Depends on the exact implementation, but sure, you could happily write a version where an initial home loan isn't hit, and only "top up" loans against the INCREASED value of your home is targeted.

[–] lightnsfw@reddthat.com 3 points 1 year ago

That was my thoughts as well.

[–] Maggoty@lemmy.world 1 points 1 year ago (1 children)

How are you going to enforce that? The Bank can cite whatever they want for giving the loan.

If we just tax them then it's easily enforceable and it's done.

[–] Goodie@lemmy.world 0 points 1 year ago (1 children)

It can just be flipped on it's head;

How are you going to enforce taxing on value, the person can just cite whatever value they want for the asset.

[–] Maggoty@lemmy.world 2 points 1 year ago (1 children)

No they actually can't. In stocks the price is publicly listed by a third party. In real estate an assessor gets involved. For commodities like cars they have to be unique or nearly so before there isn't a third party listing it's value.
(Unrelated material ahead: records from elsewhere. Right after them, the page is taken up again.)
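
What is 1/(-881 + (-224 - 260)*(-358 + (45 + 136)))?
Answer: 1/84787 ≈ 1.1794e-5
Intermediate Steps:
1/(-881 + (-224 - 260)*(-358 + (45 + 136))) = 1/(-881 - 484*(-358 + 181)) = 1/(-881 - 484*(-177)) = 1/(-881 + 85668) = 1/84787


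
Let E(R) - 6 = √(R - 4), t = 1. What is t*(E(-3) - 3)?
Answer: 3 + I*√7 ≈ 3.0 + 2.6458*I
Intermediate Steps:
E(R) = 6 + √(-4 + R) (E(R) = 6 + √(R - 4) = 6 + √(-4 + R))
t*(E(-3) - 3) = 1*((6 + √(-4 - 3)) - 3) = 1*((6 + √(-7)) - 3) = 1*((6 + I*√7) - 3) = 1*(3 + I*√7) = 3 + I*√7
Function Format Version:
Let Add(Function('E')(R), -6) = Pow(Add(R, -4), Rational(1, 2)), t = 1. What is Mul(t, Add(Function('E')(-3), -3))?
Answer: Add(3, Mul(I, Pow(7, Rational(1, 2)))) ≈ Add(3.0000, Mul(2.6458, I))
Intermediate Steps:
Function('E')(R) = Add(6, Pow(Add(-4, R), Rational(1, 2))) (Function('E')(R) = Add(6, Pow(Add(R, -4), Rational(1, 2))) = Add(6, Pow(Add(-4, R), Rational(1, 2))))
Mul(t, Add(Function('E')(-3), -3)) = Mul(1, Add(Add(6, Pow(Add(-4, -3), Rational(1, 2))), -3)) = Mul(1, Add(Add(6, Pow(-7, Rational(1, 2))), -3)) = Mul(1, Add(Add(6, Mul(I, Pow(7, Rational(1, 2)))), -3)) = Mul(1, Add(3, Mul(I, Pow(7, Rational(1, 2))))) = Add(3, Mul(I, Pow(7, Rational(1, 2))))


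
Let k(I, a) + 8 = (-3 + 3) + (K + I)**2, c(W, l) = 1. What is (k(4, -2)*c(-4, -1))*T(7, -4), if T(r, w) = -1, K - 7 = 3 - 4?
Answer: -92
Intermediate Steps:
K = 6 (K = 7 + (3 - 4) = 7 - 1 = 6)
k(I, a) = -8 + (6 + I)**2 (k(I, a) = -8 + ((-3 + 3) + (6 + I)**2) = -8 + (0 + (6 + I)**2) = -8 + (6 + I)**2)
(k(4, -2)*c(-4, -1))*T(7, -4) = ((-8 + (6 + 4)**2)*1)*(-1) = ((-8 + 10**2)*1)*(-1) = ((-8 + 100)*1)*(-1) = (92*1)*(-1) = 92*(-1) = -92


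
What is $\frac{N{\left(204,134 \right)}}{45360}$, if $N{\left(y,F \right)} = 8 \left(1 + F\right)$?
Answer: $\frac{1}{42} \approx 0.02381$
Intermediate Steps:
$N{\left(y,F \right)} = 8 + 8 F$
$\frac{N{\left(204,134 \right)}}{45360} = \frac{8 + 8 \cdot 134}{45360} = \left(8 + 1072\right) \frac{1}{45360} = 1080 \cdot \frac{1}{45360} = \frac{1}{42}$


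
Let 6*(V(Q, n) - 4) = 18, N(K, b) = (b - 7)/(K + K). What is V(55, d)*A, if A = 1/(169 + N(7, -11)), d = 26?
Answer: 49/1174 ≈ 0.041738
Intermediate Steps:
N(K, b) = (-7 + b)/(2*K) (N(K, b) = (-7 + b)/((2*K)) = (-7 + b)*(1/(2*K)) = (-7 + b)/(2*K))
V(Q, n) = 7 (V(Q, n) = 4 + (1/6)*18 = 4 + 3 = 7)
A = 7/1174 (A = 1/(169 + (1/2)*(-7 - 11)/7) = 1/(169 + (1/2)*(1/7)*(-18)) = 1/(169 - 9/7) = 1/(1174/7) = 7/1174 ≈ 0.0059625)
V(55, d)*A = 7*(7/1174) = 49/1174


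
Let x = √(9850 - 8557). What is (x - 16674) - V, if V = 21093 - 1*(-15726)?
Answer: -53493 + √1293 ≈ -53457.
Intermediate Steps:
x = √1293 ≈ 35.958
V = 36819 (V = 21093 + 15726 = 36819)
(x - 16674) - V = (√1293 - 16674) - 1*36819 = (-16674 + √1293) - 36819 = -53493 + √1293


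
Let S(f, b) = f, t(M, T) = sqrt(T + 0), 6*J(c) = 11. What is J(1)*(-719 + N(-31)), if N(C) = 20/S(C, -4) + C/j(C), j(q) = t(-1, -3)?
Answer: -245399/186 + 341*I*sqrt(3)/18 ≈ -1319.3 + 32.813*I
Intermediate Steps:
J(c) = 11/6 (J(c) = (1/6)*11 = 11/6)
t(M, T) = sqrt(T)
j(q) = I*sqrt(3) (j(q) = sqrt(-3) = I*sqrt(3))
N(C) = 20/C - I*C*sqrt(3)/3 (N(C) = 20/C + C/((I*sqrt(3))) = 20/C + C*(-I*sqrt(3)/3) = 20/C - I*C*sqrt(3)/3)
J(1)*(-719 + N(-31)) = 11*(-719 + (20/(-31) - 1/3*I*(-31)*sqrt(3)))/6 = 11*(-719 + (20*(-1/31) + 31*I*sqrt(3)/3))/6 = 11*(-719 + (-20/31 + 31*I*sqrt(3)/3))/6 = 11*(-22309/31 + 31*I*sqrt(3)/3)/6 = -245399/186 + 341*I*sqrt(3)/18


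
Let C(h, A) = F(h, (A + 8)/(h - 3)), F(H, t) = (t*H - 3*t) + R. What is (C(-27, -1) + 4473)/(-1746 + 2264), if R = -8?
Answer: 2236/259 ≈ 8.6332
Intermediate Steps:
F(H, t) = -8 - 3*t + H*t (F(H, t) = (t*H - 3*t) - 8 = (H*t - 3*t) - 8 = (-3*t + H*t) - 8 = -8 - 3*t + H*t)
C(h, A) = -8 - 3*(8 + A)/(-3 + h) + h*(8 + A)/(-3 + h) (C(h, A) = -8 - 3*(A + 8)/(h - 3) + h*((A + 8)/(h - 3)) = -8 - 3*(8 + A)/(-3 + h) + h*((8 + A)/(-3 + h)) = -8 - 3*(8 + A)/(-3 + h) + h*(8 + A)/(-3 + h))
(C(-27, -1) + 4473)/(-1746 + 2264) = (-1 + 4473)/(-1746 + 2264) = 4472/518 = 4472*(1/518) = 2236/259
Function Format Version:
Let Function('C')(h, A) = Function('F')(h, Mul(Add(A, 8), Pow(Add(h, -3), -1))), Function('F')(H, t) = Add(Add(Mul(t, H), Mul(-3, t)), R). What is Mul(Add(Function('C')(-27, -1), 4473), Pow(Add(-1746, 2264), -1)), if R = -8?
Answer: Rational(2236, 259) ≈ 8.6332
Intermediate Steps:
Function('F')(H, t) = Add(-8, Mul(-3, t), Mul(H, t)) (Function('F')(H, t) = Add(Add(Mul(t, H), Mul(-3, t)), -8) = Add(Add(Mul(H, t), Mul(-3, t)), -8) = Add(Add(Mul(-3, t), Mul(H, t)), -8) = Add(-8, Mul(-3, t), Mul(H, t)))
Function('C')(h, A) = Add(-8, Mul(-3, Pow(Add(-3, h), -1), Add(8, A)), Mul(h, Pow(Add(-3, h), -1), Add(8, A))) (Function('C')(h, A) = Add(-8, Mul(-3, Mul(Add(A, 8), Pow(Add(h, -3), -1))), Mul(h, Mul(Add(A, 8), Pow(Add(h, -3), -1)))) = Add(-8, Mul(-3, Mul(Add(8, A), Pow(Add(-3, h), -1))), Mul(h, Mul(Add(8, A), Pow(Add(-3, h), -1)))) = Add(-8, Mul(-3, Mul(Pow(Add(-3, h), -1), Add(8, A))), Mul(h, Mul(Pow(Add(-3, h), -1), Add(8, A)))) = Add(-8, Mul(-3, Pow(Add(-3, h), -1), Add(8, A)), Mul(h, Pow(Add(-3, h), -1), Add(8, A))))
Mul(Add(Function('C')(-27, -1), 4473), Pow(Add(-1746, 2264), -1)) = Mul(Add(-1, 4473), Pow(Add(-1746, 2264), -1)) = Mul(4472, Pow(518, -1)) = Mul(4472, Rational(1, 518)) = Rational(2236, 259)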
For edge cases, especially large real estate, we could always make a second law, one that says the government can buy your building at the value you gave the IRS if it's significantly below market rate on dollars per square foot for it's type (office, industrial, residential, etc), or that it's represented as a higher value in investment reports or bank loans. We'll frame it as a bail out, helping them offload toxic assets. Then the government sells the building on the open market. That way when someone like Trump decides his buildings are suddenly worth less than all of the surrounding buildings we can keep him from going bankrupt again.

[–] Goodie@lemmy.world 3 points 1 year ago (1 children)

https://www.propublica.org/article/trump-fraud-ruling-property-valuation-michael-cohen

A former sitting president has been indicted, if not convicted of this very crime. You'll have to excuse me if I don't believe it's that uncommon.

[–] Maggoty@lemmy.world 2 points 1 year ago (1 children)

It took literal decades and the magnifying glass of running for public office. I'm not comfortable with that being the standard.

[–] Goodie@lemmy.world 1 points 1 year ago (1 children)

It is the standard. Now. Currently.

If you don't like it, might I suggest a guillotine or several. Worked for the French.

[–] Maggoty@lemmy.world 2 points 1 year ago

Or, we could pass a law changing that standard.

[–] C126@sh.itjust.works -4 points 1 year ago (1 children)

Seems more reasonable than taxing unrealized gains, although I'd prefer if the debate was on how to cut absurd amount of spending rather than trying to find new tax streams.

[–] Goodie@lemmy.world 9 points 1 year ago

I'd rather we went back to taxing the rich properly and stopped having crumbling infrastructure.